In a rapidly changing media landscape, Malloy sees the station’s team of interns as a valuable resource, providing insight into youth culture. Malloy owes much of the station’s success to its ability to be dynamic, which he says can be traced to the influence of their interns.

Like Malloy, many interns stay long past graduation. Several of the station’s current DJs are Ohio State alumni that Malloy met after speaking to their class.

“We saw their work ethic, and they fit the culture, and now they’re on the air,” Malloy said. “They saw it as a dream come true, and we thought that was great.”

Along with making dreams come true, Malloy said maintaining the station’s diverse and inclusive culture is crucial to him in hiring. “People here are diverse and come from all different backgrounds. The one thing that binds us is our passion and love for music,” Malloy said. “It’s allowed for the culture to be one where people can be their own selves.”

“The station is the star”

If employees stay at CD 102.5 for the culture, they come for the glitz and glamour of the music industry. Over the course of his career at the station, Malloy has dealt with his fair share of rock stars — and egos. But in Malloy’s words, it’s the station that’s the real star.

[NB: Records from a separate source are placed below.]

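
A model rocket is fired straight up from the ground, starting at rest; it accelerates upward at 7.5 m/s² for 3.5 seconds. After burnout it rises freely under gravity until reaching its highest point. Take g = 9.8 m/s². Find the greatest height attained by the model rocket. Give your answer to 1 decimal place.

81.1 m

Phase 1 (powered ascent): v₀ = 0 m/s, a = 7.5 m/s².
v = v₀ + at = 0 + (7.5)(3.5) = 26.2 m/s
Δx = v₀t + ½at² = 0·3.5 + 0.5·7.5·3.5² = 45.9 m

Phase 2 (coasting upward): v₀ = 26.2 m/s, a = -9.8 m/s².
v = v₀ + at → t = (0 − 26.2) / -9.8 = 2.68 s
v² = v₀² + 2aΔx → Δx = (0² − 26.2²)/(2·-9.8) = 35.2 m
Maximum height = 45.9 + 35.2 = 81.1 m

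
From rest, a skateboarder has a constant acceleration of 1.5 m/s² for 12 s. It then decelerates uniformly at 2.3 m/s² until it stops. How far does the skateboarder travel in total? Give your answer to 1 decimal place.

Phase 1 (accelerating): v₀ = 0 m/s, a = 1.5 m/s².
v = v₀ + at = 0 + (1.5)(12) = 18.0 m/s
Δx = v₀t + ½at² = 0·12 + 0.5·1.5·12² = 108 m

Phase 2 (decelerating): v₀ = 18.0 m/s, a = -2.3 m/s².
v = v₀ + at → t = (0 − 18.0) / -2.3 = 7.83 s
v² = v₀² + 2aΔx → Δx = (0² − 18.0²)/(2·-2.3) = 70.4 m
Total distance = 108 + 70.4 = 178 m

178.4 m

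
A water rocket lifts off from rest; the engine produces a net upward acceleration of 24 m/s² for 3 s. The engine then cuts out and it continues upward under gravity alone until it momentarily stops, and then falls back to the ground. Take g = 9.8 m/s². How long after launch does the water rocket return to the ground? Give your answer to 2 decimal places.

19.07 s

Phase 1 (powered ascent): v₀ = 0 m/s, a = 24 m/s².
v = v₀ + at = 0 + (24)(3) = 72.0 m/s
Δx = v₀t + ½at² = 0·3 + 0.5·24·3² = 108 m

Phase 2 (coasting upward): v₀ = 72.0 m/s, a = -9.8 m/s².
v = v₀ + at → t = (0 − 72.0) / -9.8 = 7.35 s
v² = v₀² + 2aΔx → Δx = (0² − 72.0²)/(2·-9.8) = 264 m

Phase 3 (free fall): v₀ = 0 m/s, a = -9.8 m/s².
Falls 372 m from rest: t = √(2·372/9.8) = 8.72 s; v = g·t = 85.4 m/s.
Total time = 3.00 + 7.35 + 8.72 = 19.1 s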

“It’s always been an adventure,” Malloy said. “We’ve dealt with everything from people flattening tires to competitive radio stations to angry listeners to elated listeners. We’ve seen people get engaged at concerts. Bands will come and play their first sold-out show for us at a 200-person venue, and then 10 years later, come back and sell out arenas.”

Video interview with Randy Malloy. Produced by Josh Friesen.

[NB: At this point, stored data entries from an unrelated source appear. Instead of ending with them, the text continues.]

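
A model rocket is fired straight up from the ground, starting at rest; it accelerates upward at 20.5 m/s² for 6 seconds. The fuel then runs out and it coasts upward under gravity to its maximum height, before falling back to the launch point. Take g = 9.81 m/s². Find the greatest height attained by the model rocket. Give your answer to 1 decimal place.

Phase 1 (powered ascent): v₀ = 0 m/s, a = 20.5 m/s².
v = v₀ + at = 0 + (20.5)(6) = 123 m/s
Δx = v₀t + ½at² = 0·6 + 0.5·20.5·6² = 369 m

Phase 2 (coasting upward): v₀ = 123 m/s, a = -9.81 m/s².
v = v₀ + at → t = (0 − 123) / -9.81 = 12.5 s
v² = v₀² + 2aΔx → Δx = (0² − 123²)/(2·-9.81) = 771 m
Maximum height = 369 + 771 = 1140 m

1140.1 m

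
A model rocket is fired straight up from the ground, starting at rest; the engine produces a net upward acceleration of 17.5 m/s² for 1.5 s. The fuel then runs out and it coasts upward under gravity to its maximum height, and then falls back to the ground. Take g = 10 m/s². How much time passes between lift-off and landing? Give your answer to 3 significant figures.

7.42 s

Phase 1 (powered ascent): v₀ = 0 m/s, a = 17.5 m/s².
v = v₀ + at = 0 + (17.5)(1.5) = 26.2 m/s
Δx = v₀t + ½at² = 0·1.5 + 0.5·17.5·1.5² = 19.7 m

Phase 2 (coasting upward): v₀ = 26.2 m/s, a = -10 m/s².
v = v₀ + at → t = (0 − 26.2) / -10 = 2.62 s
v² = v₀² + 2aΔx → Δx = (0² − 26.2²)/(2·-10) = 34.5 m

Phase 3 (free fall): v₀ = 0 m/s, a = -10 m/s².
Falls 54.1 m from rest: t = √(2·54.1/10) = 3.29 s; v = g·t = 32.9 m/s.
Total time = 1.50 + 2.62 + 3.29 = 7.42 s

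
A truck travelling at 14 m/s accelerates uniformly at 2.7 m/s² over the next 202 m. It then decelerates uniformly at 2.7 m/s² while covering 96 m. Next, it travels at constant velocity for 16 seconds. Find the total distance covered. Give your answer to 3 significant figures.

Phase 1 (accelerating): v₀ = 14.0 m/s, a = 2.7 m/s².
v² = v₀² + 2aΔx = 14.0² + 2·2.7·202 = 1290 → v = 35.9 m/s
t = (v − v₀)/a = (35.9 − 14.0)/2.7 = 8.10 s

Phase 2 (decelerating): v₀ = 35.9 m/s, a = -2.7 m/s².
v² = v₀² + 2aΔx = 35.9² + 2·-2.7·96 = 768 → v = 27.7 m/s
t = (v − v₀)/a = (27.7 − 35.9)/-2.7 = 3.02 s

Phase 3 (constant speed): v₀ = 27.7 m/s, a = 0 m/s².
v = v₀ + at = 27.7 + (0)(16) = 27.7 m/s
Δx = v₀t + ½at² = 27.7·16 + 0.5·0·16² = 444 m
Total distance = 202 + 96.0 + 444 = 742 m

742 m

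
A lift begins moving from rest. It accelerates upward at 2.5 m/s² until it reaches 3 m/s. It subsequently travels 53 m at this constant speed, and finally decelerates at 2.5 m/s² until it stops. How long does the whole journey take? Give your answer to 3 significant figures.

Phase 1 (accelerating): v₀ = 0 m/s, a = 2.5 m/s².
v = v₀ + at → t = (3 − 0) / 2.5 = 1.20 s
v² = v₀² + 2aΔx → Δx = (3² − 0²)/(2·2.5) = 1.80 m

Phase 2 (constant speed): v₀ = 3.00 m/s, a = 0 m/s².
Constant speed: t = d/v = 53/3.00 = 17.7 s

Phase 3 (decelerating): v₀ = 3.00 m/s, a = -2.5 m/s².
v = v₀ + at → t = (0 − 3.00) / -2.5 = 1.20 s
v² = v₀² + 2aΔx → Δx = (0² − 3.00²)/(2·-2.5) = 1.80 m
Total time = 1.20 + 17.7 + 1.20 = 20.1 s

20.1 s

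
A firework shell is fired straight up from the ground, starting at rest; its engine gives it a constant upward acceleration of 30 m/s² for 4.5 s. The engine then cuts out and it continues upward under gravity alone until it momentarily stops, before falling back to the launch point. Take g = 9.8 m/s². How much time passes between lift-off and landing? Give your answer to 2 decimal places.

Phase 1 (powered ascent): v₀ = 0 m/s, a = 30 m/s².
v = v₀ + at = 0 + (30)(4.5) = 135 m/s
Δx = v₀t + ½at² = 0·4.5 + 0.5·30·4.5² = 304 m

Phase 2 (coasting upward): v₀ = 135 m/s, a = -9.8 m/s².
v = v₀ + at → t = (0 − 135) / -9.8 = 13.8 s
v² = v₀² + 2aΔx → Δx = (0² − 135²)/(2·-9.8) = 930 m

Phase 3 (free fall): v₀ = 0 m/s, a = -9.8 m/s².
Falls 1230 m from rest: t = √(2·1230/9.8) = 15.9 s; v = g·t = 155 m/s.
Total time = 4.50 + 13.8 + 15.9 = 34.1 s

34.14 s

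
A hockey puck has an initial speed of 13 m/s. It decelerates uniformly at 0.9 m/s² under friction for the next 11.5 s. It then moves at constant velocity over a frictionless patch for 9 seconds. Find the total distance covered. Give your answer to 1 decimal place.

113.8 m

Phase 1 (decelerating): v₀ = 13.0 m/s, a = -0.9 m/s².
v = v₀ + at = 13.0 + (-0.9)(11.5) = 2.65 m/s
Δx = v₀t + ½at² = 13.0·11.5 + 0.5·-0.9·11.5² = 90.0 m

Phase 2 (constant speed): v₀ = 2.65 m/s, a = 0 m/s².
v = v₀ + at = 2.65 + (0)(9) = 2.65 m/s
Δx = v₀t + ½at² = 2.65·9 + 0.5·0·9² = 23.9 m
Total distance = 90.0 + 23.9 = 114 m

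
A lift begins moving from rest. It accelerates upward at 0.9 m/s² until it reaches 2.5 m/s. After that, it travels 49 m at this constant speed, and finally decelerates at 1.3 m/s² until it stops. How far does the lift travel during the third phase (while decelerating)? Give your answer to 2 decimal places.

2.40 m

Phase 1 (accelerating): v₀ = 0 m/s, a = 0.9 m/s².
v = v₀ + at → t = (2.5 − 0) / 0.9 = 2.78 s
v² = v₀² + 2aΔx → Δx = (2.5² − 0²)/(2·0.9) = 3.47 m

Phase 2 (constant speed): v₀ = 2.50 m/s, a = 0 m/s².
Constant speed: t = d/v = 49/2.50 = 19.6 s

Phase 3 (decelerating): v₀ = 2.50 m/s, a = -1.3 m/s².
v = v₀ + at → t = (0 − 2.50) / -1.3 = 1.92 s
v² = v₀² + 2aΔx → Δx = (0² − 2.50²)/(2·-1.3) = 2.40 m
Distance in phase 3 = 2.40 m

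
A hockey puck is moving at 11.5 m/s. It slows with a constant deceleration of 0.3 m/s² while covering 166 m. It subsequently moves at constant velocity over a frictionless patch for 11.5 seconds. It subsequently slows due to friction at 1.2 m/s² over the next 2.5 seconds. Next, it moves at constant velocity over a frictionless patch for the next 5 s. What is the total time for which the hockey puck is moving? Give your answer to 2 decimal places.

Phase 1 (decelerating): v₀ = 11.5 m/s, a = -0.3 m/s².
v² = v₀² + 2aΔx = 11.5² + 2·-0.3·166 = 32.7 → v = 5.71 m/s
t = (v − v₀)/a = (5.71 − 11.5)/-0.3 = 19.3 s

Phase 2 (constant speed): v₀ = 5.71 m/s, a = 0 m/s².
v = v₀ + at = 5.71 + (0)(11.5) = 5.71 m/s
Δx = v₀t + ½at² = 5.71·11.5 + 0.5·0·11.5² = 65.7 m

Phase 3 (decelerating): v₀ = 5.71 m/s, a = -1.2 m/s².
v = v₀ + at = 5.71 + (-1.2)(2.5) = 2.71 m/s
Δx = v₀t + ½at² = 5.71·2.5 + 0.5·-1.2·2.5² = 10.5 m

Phase 4 (constant speed): v₀ = 2.71 m/s, a = 0 m/s².
v = v₀ + at = 2.71 + (0)(5) = 2.71 m/s
Δx = v₀t + ½at² = 2.71·5 + 0.5·0·5² = 13.6 m
Total time = 19.3 + 11.5 + 2.50 + 5.00 = 38.3 s

38.29 s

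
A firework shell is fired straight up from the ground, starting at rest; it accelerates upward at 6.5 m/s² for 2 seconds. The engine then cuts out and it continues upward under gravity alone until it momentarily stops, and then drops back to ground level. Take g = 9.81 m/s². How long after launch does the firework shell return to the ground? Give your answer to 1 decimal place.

Phase 1 (powered ascent): v₀ = 0 m/s, a = 6.5 m/s².
v = v₀ + at = 0 + (6.5)(2) = 13.0 m/s
Δx = v₀t + ½at² = 0·2 + 0.5·6.5·2² = 13.0 m

Phase 2 (coasting upward): v₀ = 13.0 m/s, a = -9.81 m/s².
v = v₀ + at → t = (0 − 13.0) / -9.81 = 1.33 s
v² = v₀² + 2aΔx → Δx = (0² − 13.0²)/(2·-9.81) = 8.61 m

Phase 3 (free fall): v₀ = 0 m/s, a = -9.81 m/s².
Falls 21.6 m from rest: t = √(2·21.6/9.81) = 2.10 s; v = g·t = 20.6 m/s.
Total time = 2.00 + 1.33 + 2.10 = 5.42 s

5.4 s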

Malloy says one of the most rewarding parts of the job is hearing from longtime fans and feeling like the station has had a positive impact on bands and listeners alike. “When you get that feedback, you feel like you’re doing something that has meaning and that matters,” Malloy said. “I think that’s all any of us really want — to feel we’re doing something meaningful that matters to other people.”

CD 102.5 also strives to leave its mark on the community. Between raising money for children’s charities every Christmas and participating in roadside cleanups, Malloy said their focus is always on creating a better Columbus.

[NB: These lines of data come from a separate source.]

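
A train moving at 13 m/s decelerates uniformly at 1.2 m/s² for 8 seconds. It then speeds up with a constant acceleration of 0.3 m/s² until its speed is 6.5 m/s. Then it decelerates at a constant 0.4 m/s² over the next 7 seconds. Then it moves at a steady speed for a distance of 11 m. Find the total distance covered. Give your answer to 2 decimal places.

163.45 m

Phase 1 (decelerating): v₀ = 13.0 m/s, a = -1.2 m/s².
v = v₀ + at = 13.0 + (-1.2)(8) = 3.40 m/s
Δx = v₀t + ½at² = 13.0·8 + 0.5·-1.2·8² = 65.6 m

Phase 2 (accelerating): v₀ = 3.40 m/s, a = 0.3 m/s².
v = v₀ + at → t = (6.5 − 3.40) / 0.3 = 10.3 s
v² = v₀² + 2aΔx → Δx = (6.5² − 3.40²)/(2·0.3) = 51.1 m

Phase 3 (decelerating): v₀ = 6.50 m/s, a = -0.4 m/s².
v = v₀ + at = 6.50 + (-0.4)(7) = 3.70 m/s
Δx = v₀t + ½at² = 6.50·7 + 0.5·-0.4·7² = 35.7 m

Phase 4 (constant speed): v₀ = 3.70 m/s, a = 0 m/s².
Constant speed: t = d/v = 11/3.70 = 2.97 s
Total distance = 65.6 + 51.1 + 35.7 + 11.0 = 163 m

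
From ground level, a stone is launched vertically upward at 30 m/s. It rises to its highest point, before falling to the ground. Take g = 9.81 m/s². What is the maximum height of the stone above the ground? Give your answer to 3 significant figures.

45.9 m

Phase 1 (rising): v₀ = 30.0 m/s, a = -9.81 m/s².
v = v₀ + at → t = (0 − 30.0) / -9.81 = 3.06 s
v² = v₀² + 2aΔx → Δx = (0² − 30.0²)/(2·-9.81) = 45.9 m
Maximum height = 45.9 m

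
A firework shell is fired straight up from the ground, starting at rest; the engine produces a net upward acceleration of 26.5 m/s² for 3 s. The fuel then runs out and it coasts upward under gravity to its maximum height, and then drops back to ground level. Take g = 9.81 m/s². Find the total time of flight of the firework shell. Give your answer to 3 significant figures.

Phase 1 (powered ascent): v₀ = 0 m/s, a = 26.5 m/s².
v = v₀ + at = 0 + (26.5)(3) = 79.5 m/s
Δx = v₀t + ½at² = 0·3 + 0.5·26.5·3² = 119 m

Phase 2 (coasting upward): v₀ = 79.5 m/s, a = -9.81 m/s².
v = v₀ + at → t = (0 − 79.5) / -9.81 = 8.10 s
v² = v₀² + 2aΔx → Δx = (0² − 79.5²)/(2·-9.81) = 322 m

Phase 3 (free fall): v₀ = 0 m/s, a = -9.81 m/s².
Falls 441 m from rest: t = √(2·441/9.81) = 9.49 s; v = g·t = 93.1 m/s.
Total time = 3.00 + 8.10 + 9.49 = 20.6 s

20.6 s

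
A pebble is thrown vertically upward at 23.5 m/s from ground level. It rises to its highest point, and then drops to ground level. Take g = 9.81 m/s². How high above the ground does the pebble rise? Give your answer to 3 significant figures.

Phase 1 (rising): v₀ = 23.5 m/s, a = -9.81 m/s².
v = v₀ + at → t = (0 − 23.5) / -9.81 = 2.40 s
v² = v₀² + 2aΔx → Δx = (0² − 23.5²)/(2·-9.81) = 28.1 m
Maximum height = 28.1 m

28.1 m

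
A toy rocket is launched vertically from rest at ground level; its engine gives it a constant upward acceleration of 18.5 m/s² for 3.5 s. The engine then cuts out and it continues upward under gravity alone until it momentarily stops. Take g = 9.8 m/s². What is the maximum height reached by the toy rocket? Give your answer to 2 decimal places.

Phase 1 (powered ascent): v₀ = 0 m/s, a = 18.5 m/s².
v = v₀ + at = 0 + (18.5)(3.5) = 64.8 m/s
Δx = v₀t + ½at² = 0·3.5 + 0.5·18.5·3.5² = 113 m

Phase 2 (coasting upward): v₀ = 64.8 m/s, a = -9.8 m/s².
v = v₀ + at → t = (0 − 64.8) / -9.8 = 6.61 s
v² = v₀² + 2aΔx → Δx = (0² − 64.8²)/(2·-9.8) = 214 m
Maximum height = 113 + 214 = 327 m

327.22 m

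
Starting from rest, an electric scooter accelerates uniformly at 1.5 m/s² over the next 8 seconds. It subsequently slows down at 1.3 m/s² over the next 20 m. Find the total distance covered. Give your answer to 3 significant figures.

Phase 1 (accelerating): v₀ = 0 m/s, a = 1.5 m/s².
v = v₀ + at = 0 + (1.5)(8) = 12.0 m/s
Δx = v₀t + ½at² = 0·8 + 0.5·1.5·8² = 48.0 m

Phase 2 (decelerating): v₀ = 12.0 m/s, a = -1.3 m/s².
v² = v₀² + 2aΔx = 12.0² + 2·-1.3·20 = 92.0 → v = 9.59 m/s
t = (v − v₀)/a = (9.59 − 12.0)/-1.3 = 1.85 s
Total distance = 48.0 + 20.0 = 68.0 m

68.0 m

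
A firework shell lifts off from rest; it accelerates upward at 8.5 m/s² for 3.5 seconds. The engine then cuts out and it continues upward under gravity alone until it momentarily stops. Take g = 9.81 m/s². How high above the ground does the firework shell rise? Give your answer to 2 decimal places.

97.17 m

Phase 1 (powered ascent): v₀ = 0 m/s, a = 8.5 m/s².
v = v₀ + at = 0 + (8.5)(3.5) = 29.8 m/s
Δx = v₀t + ½at² = 0·3.5 + 0.5·8.5·3.5² = 52.1 m

Phase 2 (coasting upward): v₀ = 29.8 m/s, a = -9.81 m/s².
v = v₀ + at → t = (0 − 29.8) / -9.81 = 3.03 s
v² = v₀² + 2aΔx → Δx = (0² − 29.8²)/(2·-9.81) = 45.1 m
Maximum height = 52.1 + 45.1 = 97.2 m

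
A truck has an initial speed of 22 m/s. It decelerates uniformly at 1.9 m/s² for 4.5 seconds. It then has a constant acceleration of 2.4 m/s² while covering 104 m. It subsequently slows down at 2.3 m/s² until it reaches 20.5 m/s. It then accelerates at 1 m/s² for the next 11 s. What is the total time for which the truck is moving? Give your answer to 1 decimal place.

23.2 s

Phase 1 (decelerating): v₀ = 22.0 m/s, a = -1.9 m/s².
v = v₀ + at = 22.0 + (-1.9)(4.5) = 13.5 m/s
Δx = v₀t + ½at² = 22.0·4.5 + 0.5·-1.9·4.5² = 79.8 m

Phase 2 (accelerating): v₀ = 13.5 m/s, a = 2.4 m/s².
v² = v₀² + 2aΔx = 13.5² + 2·2.4·104 = 680 → v = 26.1 m/s
t = (v − v₀)/a = (26.1 − 13.5)/2.4 = 5.26 s

Phase 3 (decelerating): v₀ = 26.1 m/s, a = -2.3 m/s².
v = v₀ + at → t = (20.5 − 26.1) / -2.3 = 2.43 s
v² = v₀² + 2aΔx → Δx = (20.5² − 26.1²)/(2·-2.3) = 56.5 m

Phase 4 (accelerating): v₀ = 20.5 m/s, a = 1 m/s².
v = v₀ + at = 20.5 + (1)(11) = 31.5 m/s
Δx = v₀t + ½at² = 20.5·11 + 0.5·1·11² = 286 m
Total time = 4.50 + 5.26 + 2.43 + 11.0 = 23.2 s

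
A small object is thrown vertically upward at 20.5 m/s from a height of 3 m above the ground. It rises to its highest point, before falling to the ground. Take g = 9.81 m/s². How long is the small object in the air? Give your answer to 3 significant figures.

4.32 s

Phase 1 (rising): v₀ = 20.5 m/s, a = -9.81 m/s².
v = v₀ + at → t = (0 − 20.5) / -9.81 = 2.09 s
v² = v₀² + 2aΔx → Δx = (0² − 20.5²)/(2·-9.81) = 21.4 m

Phase 2 (falling): v₀ = 0 m/s, a = -9.81 m/s².
Falls 24.4 m from rest: t = √(2·24.4/9.81) = 2.23 s; v = g·t = 21.9 m/s.
Total time = 2.09 + 2.23 = 4.32 s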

“As part of the community, we’re supposed to be a resource for the community,” Malloy said. “I think it’s that community-minded focus that has made us so successful and has allowed us to keep doing this for 30 years as a stand-alone independent radio station.”

The station’s in-house venue, Big Room Bar, also allows the community to feel a part of the CD 102.5 family. Open to the public, Big Room Bar styles itself as “a bar with a radio problem.” Signed memorabilia from bands like U2, Green Day and The Foo Fighters line the walls, and the marquee announces each night’s eclectic lineup. Although the station sticks to playing an alt-rock format on the air, the venue hosts unknown and up-and-coming acts from every genre. Malloy says that’s all part of the station’s local music mission.

“A diverse music scene is better for the city. If you don’t have that, a city won’t grow and be dynamic. That’s what we feel a part of,” Malloy said. “We want to be promoters of music in general because that will make the city a better place. It makes a richer culture for all the people who live in it.”